Validation error for split 3: 0.0482


In [80]:
# Comment on results
print("\nComment: The validation errors vary a little between trials because of random differences in training and validation sets. Repeating with different samples ensures a more reliable estimate of test error by accounting for this variability.")



Comment: The validation errors vary a little between trials because of random differences in training and validation sets. Repeating with different samples ensures a more reliable estimate of test error by accounting for this variability.


The logistic regression model uses income and balance to predict default.

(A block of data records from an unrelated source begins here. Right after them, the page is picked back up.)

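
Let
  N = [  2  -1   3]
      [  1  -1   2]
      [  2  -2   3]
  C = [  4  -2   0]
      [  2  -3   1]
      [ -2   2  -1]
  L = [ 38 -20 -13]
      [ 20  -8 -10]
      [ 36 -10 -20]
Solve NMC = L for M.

M = N⁻¹LC⁻¹ (apply N⁻¹ on the left and C⁻¹ on the right).
N has determinant 1; N⁻¹ = [[1, -3, 1], [1, 0, -1], [0, 2, -1]].
det C = 4, so C⁻¹ = [[1/4, -1/2, -1/2], [0, -1, -1], [-1/2, -1, -2]].
N⁻¹L = [[14, -6, -3], [2, -10, 7], [4, -6, 0]].
M = (N⁻¹L)C⁻¹ = [[5, 2, 5], [-3, 2, -5], [1, 4, 4]].

M = [[5, 2, 5], [-3, 2, -5], [1, 4, 4]]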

The sample is split into training and validation sets for each trial.

The model is trained on training data only, then predictions are made on validation data.

Validation error is computed as the fraction of misclassified validation samples.

The process is repeated 3 times with different splits.

The variability in validation errors across repeats reflects sampling variability and the importance of multiple validation splits.